L’oeil deviendra purulent et très rouge. Dans le cas de la conjonctivite virale, elle est le plus souvent associée à une grippe par épidémie et peut surgir tout le long de l’année. Le traitement de la conjonctivite est assez simple. « La conjonctivite virale va guérir d’elle-même ou avec des antiseptiques ». Elle s’atténuera progressivement. La conjonctivite bactérienne sera, elle, traitée avec des gouttes et des antibiotiques et dure quelques jours aussi. Dans des cas plus rares, lors d’une grosse inflammation liée à la conjonctivite infectieuse, une grande quantité de sécrétion dans l’oeil peut causer des peaux blanchâtres et des phénomènes de fibrose et de cicatrisation au niveau de la conjonctive.

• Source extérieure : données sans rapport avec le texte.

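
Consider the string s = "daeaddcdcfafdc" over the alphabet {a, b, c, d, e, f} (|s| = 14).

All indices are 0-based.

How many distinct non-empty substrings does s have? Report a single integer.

rank→(start, suffix):
  0 → (3, 'addcdcfafdc')
  1 → (1, 'aeaddcdcfafdc')
  2 → (10, 'afdc')
  3 → (13, 'c')
  4 → (6, 'cdcfafdc')
  5 → (8, 'cfafdc')
  6 → (0, 'daeaddcdcfafdc')
  7 → (12, 'dc')
  8 → (5, 'dcdcfafdc')
  9 → (7, 'dcfafdc')
  10 → (4, 'ddcdcfafdc')
  11 → (2, 'eaddcdcfafdc')
  12 → (9, 'fafdc')
  13 → (11, 'fdc')

SA = [3, 1, 10, 13, 6, 8, 0, 12, 5, 7, 4, 2, 9, 11]
i: (SA[i-1],SA[i]) lcp shared
  1: (3,1) 1 'a'
  2: (1,10) 1 'a'
  3: (10,13) 0 ''
  4: (13,6) 1 'c'
  5: (6,8) 1 'c'
  6: (8,0) 0 ''
  7: (0,12) 1 'd'
  8: (12,5) 2 'dc'
  9: (5,7) 2 'dc'
  10: (7,4) 1 'd'
  11: (4,2) 0 ''
  12: (2,9) 0 ''
  13: (9,11) 1 'f'

n(n+1)/2 = 14·15/2 = 105
Σ LCP = 0 + 1 + 1 + 0 + 1 + 1 + 0 + 1 + 2 + 2 + 1 + 0 + 0 + 1 = 11
distinct = 105 − 11 = 94

94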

Cette complication nécessitera un suivi en cabinet pour enlever ces peaux de l’oeil. « Il y a certaines formes de kérato-conjonctivite virale qui feront apparaître des opacités cornéennes et peuvent faire chuter la vision. Ces opacités sont difficiles à enlever et nécessitent un traitement qui dure plusieurs mois. » La conjonctivite allergique peut durer toute l’année ou être saisonnière et causée par certains allergènes. « Les traitements sont très souvent chroniques et dureront plusieurs mois, voire plusieurs années. »

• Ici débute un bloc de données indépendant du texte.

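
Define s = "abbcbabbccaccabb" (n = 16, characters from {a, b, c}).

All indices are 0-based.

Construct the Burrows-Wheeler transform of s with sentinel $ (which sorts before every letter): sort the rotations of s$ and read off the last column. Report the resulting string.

rank  rotation           last
    0  $abbcbabbccaccabb  b
    1  abb$abbcbabbccacc  c
    2  abbcbabbccaccabb$  $
    3  abbccaccabb$abbcb  b
    4  accabb$abbcbabbcc  c
    5  b$abbcbabbccaccab  b
    6  babbccaccabb$abbc  c
    7  bb$abbcbabbccacca  a
    8  bbcbabbccaccabb$a  a
    9  bbccaccabb$abbcba  a
   10  bcbabbccaccabb$ab  b
   11  bccaccabb$abbcbab  b
   12  cabb$abbcbabbccac  c
   13  caccabb$abbcbabbc  c
   14  cbabbccaccabb$abb  b
   15  ccabb$abbcbabbcca  a
   16  ccaccabb$abbcbabb  b

bc$bcbcaaabbccbab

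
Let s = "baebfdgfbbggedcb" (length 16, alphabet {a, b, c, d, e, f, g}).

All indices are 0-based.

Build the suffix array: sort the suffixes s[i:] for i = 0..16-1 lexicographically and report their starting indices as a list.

sorted suffixes:
  #0 SA[0]=1  'aebfdgfbbggedcb'
  #1 SA[1]=15  'b'
  #2 SA[2]=0  'baebfdgfbbggedcb'
  #3 SA[3]=8  'bbggedcb'
  #4 SA[4]=3  'bfdgfbbggedcb'
  #5 SA[5]=9  'bggedcb'
  #6 SA[6]=14  'cb'
  #7 SA[7]=13  'dcb'
  #8 SA[8]=5  'dgfbbggedcb'
  #9 SA[9]=2  'ebfdgfbbggedcb'
  #10 SA[10]=12  'edcb'
  #11 SA[11]=7  'fbbggedcb'
  #12 SA[12]=4  'fdgfbbggedcb'
  #13 SA[13]=11  'gedcb'
  #14 SA[14]=6  'gfbbggedcb'
  #15 SA[15]=10  'ggedcb'

[1, 15, 0, 8, 3, 9, 14, 13, 5, 2, 12, 7, 4, 11, 6, 10]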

Dégénérescence maculaire : Quand l’âge fait défaut
La macula est la zone centrale la plus importante de la rétine. La dégénérescence maculaire liée à l’âge (DMLA) est une maladie provoquée par une dégénérescence progressive de la macula. Liée au vieillissement, la DMLA apparaît à partir de 60 – 65 ans, mais la majorité des personnes âgées sont touchées dès 75 ans. « Le tissu rétinien produit des déchets qui sont évacués par l’épithélium pigmentaire, soit la couche juste en dessous et avec le vieillissement de la macula, cette couche, qui joue l’éboueur de la rétine, accumule les déchets entraînant une certaine toxicité causant des problèmes », selon le Dr Rémy Julienne.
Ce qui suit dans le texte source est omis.